Lindsey Jacobellis is a good person who turns into a tiger shark when the gate drops. She's won a lot of races since handing the gold medal to Swiss rider Tanja Frieden in Bardonecchia four years ago -- including a dominant victory in the test event on this course a year ago. She was more relaxed at that time, and we went out for coffee, and she let her guard down. She spoke with deep affection for her mother, whose birthday, incidentally, is today. Lindsey is an unabashed dog person, active in supporting the ASPCA. She smiled brightest talking about Gidget, her "scrappy" Yorkshire terrier.
She's 24 now, but in a way she's still just a sweet kid. Even when she removes the spinal protector and shoulder pads rocked by all boardercrossers, there's still something guarded about her. That's been the case since Torino, where she seemed stunned by the blowback following her method gaffe, er, grab.
The community of shredders closed ranks around her. Todd Richards, a pioneering U.S. 'boarder and ex-Olympian covering the sport for NBC then and now, did his best to explain to a mainstream audience that such flourishes were ingrained in the carefree ethos of the sport, gently reminding viewers that what Jacobellis did fell short of crime against humanity, despite the hit taken by Team USA's gold medal count, and pressure from some of his network colleagues to "rip her."
Jacobellis didn't cop to the mistake right away, which didn't help.
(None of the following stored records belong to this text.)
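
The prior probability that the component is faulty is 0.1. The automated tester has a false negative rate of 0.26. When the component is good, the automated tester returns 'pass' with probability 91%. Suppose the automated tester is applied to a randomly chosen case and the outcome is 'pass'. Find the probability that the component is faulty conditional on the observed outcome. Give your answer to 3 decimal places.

P(H | E) ≈ 0.031

Let H be the event that the component is faulty. P(H) = 0.1, so P(¬H) = 0.9. With E the 'pass' result, P(E|H) = 0.26 and P(E|¬H) = 0.91.
P(E) = 0.26·0.1 + 0.91·0.9 = 0.026000 + 0.81900 = 0.84500.
By Bayes' theorem, P(H|E) = 0.026000 / 0.84500 = 0.031.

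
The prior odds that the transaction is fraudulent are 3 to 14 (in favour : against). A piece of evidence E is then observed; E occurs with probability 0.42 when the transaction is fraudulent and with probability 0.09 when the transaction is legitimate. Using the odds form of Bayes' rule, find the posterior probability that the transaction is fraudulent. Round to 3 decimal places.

Prior odds = 3/14 = 0.21429. In log-odds, ln(0.21429) = -1.5404.
Add log likelihood ratio: ln(4.6667) = 1.5404.
Posterior log-odds = 0, so posterior odds = exp(0) = 1.0000. Converting, P(H|E) = 1.0000/2.0000 = 0.500.

Posterior probability ≈ 0.500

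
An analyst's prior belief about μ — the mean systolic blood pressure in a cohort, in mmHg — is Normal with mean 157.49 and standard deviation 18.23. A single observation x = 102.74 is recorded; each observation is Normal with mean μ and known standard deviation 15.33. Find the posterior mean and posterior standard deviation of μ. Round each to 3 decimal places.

Posterior mean ≈ 125.419; posterior SD ≈ 11.733

With known σ, the Normal prior is conjugate. Weight on the data is w = (n/σ²)/(n/σ² + 1/τ₀²) = 0.00425516/(0.00425516+0.00300903) = 0.58577.
Posterior mean = w·x̄ + (1−w)·μ₀ = 0.58577·102.74 + 0.41423·157.49 = 125.419. Posterior variance = 1/(0.00425516+0.00300903) = 137.662, so SD = 11.733.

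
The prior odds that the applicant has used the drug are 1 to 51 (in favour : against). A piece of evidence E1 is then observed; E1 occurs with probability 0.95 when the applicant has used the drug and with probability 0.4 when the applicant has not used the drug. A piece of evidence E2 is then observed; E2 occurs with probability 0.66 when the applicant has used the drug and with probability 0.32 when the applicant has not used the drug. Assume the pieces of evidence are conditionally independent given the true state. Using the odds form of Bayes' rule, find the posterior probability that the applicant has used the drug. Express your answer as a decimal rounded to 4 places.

Prior odds = 1/51 = 0.019608.
Likelihood ratio for E1 = 0.95/0.4 = 2.3750.
Likelihood ratio for E2 = 0.66/0.32 = 2.0625.
Posterior odds = prior odds × LR₁ × LR₂ = 0.096048.
Posterior probability = odds/(1+odds) = 0.096048/1.0960 = 0.0876.

Posterior probability ≈ 0.0876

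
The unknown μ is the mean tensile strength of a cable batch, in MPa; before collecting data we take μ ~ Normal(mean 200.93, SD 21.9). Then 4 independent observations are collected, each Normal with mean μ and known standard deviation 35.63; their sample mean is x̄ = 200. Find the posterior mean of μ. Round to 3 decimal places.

Prior precision 1/τ₀² = 1/21.9² = 0.00208503; data precision n/σ² = 4/35.63² = 0.00315085.
Posterior precision = 0.00208503 + 0.00315085 = 0.00523588.
Posterior mean = (0.00208503·200.93 + 0.00315085·200) / 0.00523588 = 200.370.

Posterior mean ≈ 200.370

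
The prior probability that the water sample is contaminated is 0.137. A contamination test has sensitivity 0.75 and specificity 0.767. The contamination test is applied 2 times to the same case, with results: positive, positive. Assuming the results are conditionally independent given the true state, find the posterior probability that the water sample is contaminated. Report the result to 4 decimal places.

With H the event that the water sample is contaminated, the joint likelihood of the observed sequence is P(data|H) = 0.75·0.75 = 0.56250 and P(data|¬H) = 0.233·0.233 = 0.054289.
Bayes: P(H|data) = 0.137·0.56250 / (0.137·0.56250 + 0.863·0.054289) = 0.077063/0.12391 = 0.6219.

Posterior P(H) ≈ 0.6219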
She talked about how she grabbed to stabilize herself in the air, but no one was really buying it. But the reaction was harsh -- particularly so, considering that Jacobellis was 20 at the time -- and her spontaneous decision to pull down a few style points that afternoon in Bardonecchia has followed her as resolutely as Inspector Javert followed Jean Valjean in Les Miserable.
Like Seth Wescott, who won gold in this event Monday, Jacobellis appears to be peaking at the optimal time, having won at the Winter X Games two weeks ago. It remains to be seen whether she can defeat both a strong field, highlighted by Canadian riders Maelle Ricker (who also left the course in tears after a fall in training on Sunday), and erstwhile firefighter Dominique Maltais -- and this tortured course. If you watched the men's race yesterday, you saw gremlins randomly reaching up and snatching guys out of the competition. Riders who strayed from the center of the run ended up in ruts that swallowed them whole, ending their Olympics.
Whoever wins today is going to have to be very good, and very lucky.
Not long before Jacobellis biffed last Sunday, the irrepressible Australian rider Steph Hickey came off the course grinning from ear to ear. She'd just overshot the final kicker, flown 100 feet and nearly ended up in the parking lot. But she hung on to the landing, and now could not stop laughing. "Holy s---!" she shouted. "That was SO MUCH FUN!'
Regardless of where Jacobellis finishes today, I just hope she has some fun out there. It would be nice to see her smile.